As I’ve mentioned in earlier blog posts, you can find interesting map in the most unusual of places. Earlier this month I was up in northwestern Ohio visiting with my father and decided to take a few hours and check out the local history. I found myself in the delightful town of Perrysburg, right across the Maumee River from my hometown of Maumee. Perrysburg and Maumee ‘grew up’ together during the 1800’s and for much of their history were economic rivals, vying for the lucrative trade that moved up and down the river. In the end both lost out to Toledo, situated a few miles downriver where the Maumee empties into Lake Erie.

Perrysburg became what can best be described as bucolic, a sleepy little town that time and development passed by until one day about 40 years ago folks recognized that the town had a charm and a unique history unsullied by commercial development and tract housing. Suddenly Perrysburg became a trendy place to live and visit. The city worked hard to retain the unique flavor of the historic downtown, and they’ve done a great job.

The town was first established in 1812 on a bluff overlooking the Maumee River. In 1816 two US government General Land Office surveyors, Joseph Wampler and William Brookfield, laid out the town street pattern. Soon after the residents decided to change the town name to Perrysburgh to commemorate Commodore Oliver Hazard Perry’s victory over British naval forces at the Battle of Lake Erie at Put-In-Bay. The ‘h’ was eventually dropped from the Perrysburg town name at some point lost to history.

Perrysburg Plat Map

Wampler and Brookfield appear to be some of the first government surveyors sent into what was known as the Northwest Territory after the War of 1812 to conduct official land surveys using the Public Land Survey System otherwise known as the township & range layout.
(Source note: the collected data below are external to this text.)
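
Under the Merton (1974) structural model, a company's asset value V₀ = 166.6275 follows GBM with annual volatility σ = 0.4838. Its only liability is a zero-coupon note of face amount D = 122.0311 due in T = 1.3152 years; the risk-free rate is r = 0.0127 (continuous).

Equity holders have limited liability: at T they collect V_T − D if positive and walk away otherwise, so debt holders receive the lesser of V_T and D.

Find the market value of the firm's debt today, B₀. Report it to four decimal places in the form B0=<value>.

d₁ = [ln(V₀/D) + (r + σ²/2)T] / (σ√T)
   = [ln(166.6275/122.0311) + (0.0127 + 0.5·0.4838²)·1.3152] / (0.4838·√1.3152)
   = [0.311485 + 0.170623] / 0.554832 = 0.868924
d₂ = d₁ − σ√T = 0.868924 − 0.554832 = 0.314092
N(d₁) = 0.807556,  N(d₂) = 0.623274,  e^(−rT) = 0.983436
E₀ = V₀·N(d₁) − D·e^(−rT)·N(d₂)
   = 166.6275·0.807556 − 122.0311·0.983436·0.623274 = 59.761995
B₀ = V₀ − E₀ = 166.6275 − 59.761995 = 106.865505

B0=106.8655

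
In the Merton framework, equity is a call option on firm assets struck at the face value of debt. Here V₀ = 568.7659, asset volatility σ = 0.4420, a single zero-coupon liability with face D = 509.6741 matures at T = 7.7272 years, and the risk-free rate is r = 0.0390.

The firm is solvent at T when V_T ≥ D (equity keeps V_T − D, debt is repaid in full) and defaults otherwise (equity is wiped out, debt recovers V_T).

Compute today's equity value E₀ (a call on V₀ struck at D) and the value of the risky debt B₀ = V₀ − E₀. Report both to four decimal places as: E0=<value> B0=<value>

d₁ = [ln(V₀/D) + (r + σ²/2)T] / (σ√T)
   = [ln(568.7659/509.6741) + (0.0390 + 0.5·0.4420²)·7.7272] / (0.4420·√7.7272)
   = [0.109697 + 1.056169] / 1.228665 = 0.948889
d₂ = d₁ − σ√T = 0.948889 − 1.228665 = -0.279775
N(d₁) = 0.828662,  N(d₂) = 0.389825,  e^(−rT) = 0.739811
E₀ = V₀·N(d₁) − D·e^(−rT)·N(d₂)
   = 568.7659·0.828662 − 509.6741·0.739811·0.389825 = 324.326094
B₀ = V₀ − E₀ = 568.7659 − 324.326094 = 244.439806

E0=324.3261 B0=244.4398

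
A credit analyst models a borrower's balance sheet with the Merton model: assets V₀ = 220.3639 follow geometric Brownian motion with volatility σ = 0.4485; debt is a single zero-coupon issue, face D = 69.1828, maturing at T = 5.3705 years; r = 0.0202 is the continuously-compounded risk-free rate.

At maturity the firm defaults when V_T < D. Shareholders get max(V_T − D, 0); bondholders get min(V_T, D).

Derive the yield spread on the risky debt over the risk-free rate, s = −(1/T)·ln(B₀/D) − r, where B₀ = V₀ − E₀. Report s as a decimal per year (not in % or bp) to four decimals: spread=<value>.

d₁ = [ln(V₀/D) + (r + σ²/2)T] / (σ√T)
   = [ln(220.3639/69.1828) + (0.0202 + 0.5·0.4485²)·5.3705] / (0.4485·√5.3705)
   = [1.158528 + 0.648628] / 1.039369 = 1.738705
d₂ = d₁ − σ√T = 1.738705 − 1.039369 = 0.699336
N(d₁) = 0.958957,  N(d₂) = 0.757829,  e^(−rT) = 0.897193
E₀ = V₀·N(d₁) − D·e^(−rT)·N(d₂)
   = 220.3639·0.958957 − 69.1828·0.897193·0.757829 = 164.280736
B₀ = V₀ − E₀ = 220.3639 − 164.280736 = 56.083164
spread = −(1/T)·ln(B₀/D) − r = −(1/5.3705)·ln(56.083164/69.1828) − 0.0202 = 0.01888698

spread=0.0189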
The federal government was eager to get this land surveyed, platted and sold. At the time land sales were a major source of revenue for the cash strapped US treasury, plus the government wanted to encourage settlement in the area to solidify American claims to territory ceded by the British and Native Americans under the Treaty of Ghent which ended the War of 1812.
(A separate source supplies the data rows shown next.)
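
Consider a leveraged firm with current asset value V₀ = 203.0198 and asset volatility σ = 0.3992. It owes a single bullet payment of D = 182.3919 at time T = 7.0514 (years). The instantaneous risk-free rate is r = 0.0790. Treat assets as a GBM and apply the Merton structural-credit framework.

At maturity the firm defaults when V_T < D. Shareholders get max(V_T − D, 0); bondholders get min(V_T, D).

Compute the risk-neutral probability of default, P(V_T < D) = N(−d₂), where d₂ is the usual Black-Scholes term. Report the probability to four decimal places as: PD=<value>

PD=0.4615

d₁ = [ln(V₀/D) + (r + σ²/2)T] / (σ√T)
   = [ln(203.0198/182.3919) + (0.0790 + 0.5·0.3992²)·7.0514] / (0.3992·√7.0514)
   = [0.107146 + 1.118918] / 1.060055 = 1.156605
d₂ = d₁ − σ√T = 1.156605 − 1.060055 = 0.096550
risk-neutral PD = N(−d₂) = N(-0.096550) = 0.461542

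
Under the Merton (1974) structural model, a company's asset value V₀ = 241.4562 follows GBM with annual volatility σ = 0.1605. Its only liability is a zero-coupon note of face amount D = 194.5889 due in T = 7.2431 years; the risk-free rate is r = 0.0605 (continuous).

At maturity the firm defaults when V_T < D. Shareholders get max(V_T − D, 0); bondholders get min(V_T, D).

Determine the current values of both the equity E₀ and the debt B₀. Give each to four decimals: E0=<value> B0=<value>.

E0=118.0076 B0=123.4486

d₁ = [ln(V₀/D) + (r + σ²/2)T] / (σ√T)
   = [ln(241.4562/194.5889) + (0.0605 + 0.5·0.1605²)·7.2431] / (0.1605·√7.2431)
   = [0.215799 + 0.531500] / 0.431954 = 1.730043
d₂ = d₁ − σ√T = 1.730043 − 0.431954 = 1.298089
N(d₁) = 0.958189,  N(d₂) = 0.902872,  e^(−rT) = 0.645192
E₀ = V₀·N(d₁) − D·e^(−rT)·N(d₂)
   = 241.4562·0.958189 − 194.5889·0.645192·0.902872 = 118.007618
B₀ = V₀ − E₀ = 241.4562 − 118.007618 = 123.448582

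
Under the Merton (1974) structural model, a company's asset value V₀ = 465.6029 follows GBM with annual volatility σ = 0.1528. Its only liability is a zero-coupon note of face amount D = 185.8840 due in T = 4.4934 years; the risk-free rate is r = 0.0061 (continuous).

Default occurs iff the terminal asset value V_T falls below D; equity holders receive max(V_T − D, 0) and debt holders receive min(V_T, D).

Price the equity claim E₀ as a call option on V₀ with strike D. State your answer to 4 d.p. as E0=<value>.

d₁ = [ln(V₀/D) + (r + σ²/2)T] / (σ√T)
   = [ln(465.6029/185.8840) + (0.0061 + 0.5·0.1528²)·4.4934] / (0.1528·√4.4934)
   = [0.918210 + 0.079865] / 0.323900 = 3.081432
d₂ = d₁ − σ√T = 3.081432 − 0.323900 = 2.757532
N(d₁) = 0.998970,  N(d₂) = 0.997088,  e^(−rT) = 0.972962
E₀ = V₀·N(d₁) − D·e^(−rT)·N(d₂)
   = 465.6029·0.998970 − 185.8840·0.972962·0.997088 = 284.791805

E0=284.7918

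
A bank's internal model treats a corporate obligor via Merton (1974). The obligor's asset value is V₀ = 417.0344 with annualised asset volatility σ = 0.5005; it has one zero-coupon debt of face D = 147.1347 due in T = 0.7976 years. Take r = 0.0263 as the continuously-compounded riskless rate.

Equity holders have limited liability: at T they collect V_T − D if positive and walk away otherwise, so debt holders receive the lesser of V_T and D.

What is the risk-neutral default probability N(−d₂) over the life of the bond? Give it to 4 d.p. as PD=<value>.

PD=0.0156

d₁ = [ln(V₀/D) + (r + σ²/2)T] / (σ√T)
   = [ln(417.0344/147.1347) + (0.0263 + 0.5·0.5005²)·0.7976] / (0.5005·√0.7976)
   = [1.041820 + 0.120876] / 0.446989 = 2.601176
d₂ = d₁ − σ√T = 2.601176 − 0.446989 = 2.154187
risk-neutral PD = N(−d₂) = N(-2.154187) = 0.015613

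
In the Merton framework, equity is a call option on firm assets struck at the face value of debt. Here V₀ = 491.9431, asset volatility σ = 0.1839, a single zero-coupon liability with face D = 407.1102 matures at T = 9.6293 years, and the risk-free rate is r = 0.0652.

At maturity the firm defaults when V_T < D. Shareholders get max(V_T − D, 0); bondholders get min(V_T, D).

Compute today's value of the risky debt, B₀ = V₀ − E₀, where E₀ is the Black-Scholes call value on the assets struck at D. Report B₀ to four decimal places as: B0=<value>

d₁ = [ln(V₀/D) + (r + σ²/2)T] / (σ√T)
   = [ln(491.9431/407.1102) + (0.0652 + 0.5·0.1839²)·9.6293] / (0.1839·√9.6293)
   = [0.189279 + 0.790658] / 0.570662 = 1.717193
d₂ = d₁ − σ√T = 1.717193 − 0.570662 = 1.146531
N(d₁) = 0.957028,  N(d₂) = 0.874212,  e^(−rT) = 0.533749
E₀ = V₀·N(d₁) − D·e^(−rT)·N(d₂)
   = 491.9431·0.957028 − 407.1102·0.533749·0.874212 = 280.841842
B₀ = V₀ − E₀ = 491.9431 − 280.841842 = 211.101258

B0=211.1013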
Both Wampler and Brookfield were very competent surveyors and there are records of their work in both the National Archives and the state archives of Indiana, Ohio and Michigan. Wampler is cited by several sources for his efforts in correcting the sloppy work of other surveyors, particularly his work to establish two initial points for the Michigan surveys. Brookfield seems to have headed west from Perrysburg and eventually became a surveyor and later circuit court judge in St. Joseph County, Indiana.

What we don’t know is what induced these two gentlemen to lay out, or plat, the town of Perrysburg. Platting towns and settlements was not something surveyors in the employ of the GLO (General Land Office) did. My guess is that Wampler and Brookfield got specific instructions from the GLO to execute the survey after the town’s leading citizens petitioned their representatives back in Washington, D.C. How rare was it to have GLO surveyors plat a town? Well, there’s only four cities or towns in the United States that were platted by surveyors directly employed by the federal government. Perrysburg is one, Washington D.C., Croghansville (Fremont) Ohio and Shawneetown in the Illinois Territory are the others.

1816 Perrysburg Ohio Plat Map

The notation in the lower right corner indicates that the plat was accepted into the General Land Office records on 18 March 1817 by Josiah Meigs, the Surveyor General of the United States. In 1816 the river was called the Miami River after the Miami Indian Tribe that inhabited the area

The layout and street pattern of Perrysburg as shown in the 1816 plat is still visible today on maps and aerial images. In fact, little has changed. Some lots have been combined, particularly along Louisiana Avenue, which became Perrysburg’s main street and commercial district, and some rail lines and secondary roads have intruded. But for the most part downtown Perrysburg is as Wampler and Brookfield laid it out almost 200 years ago.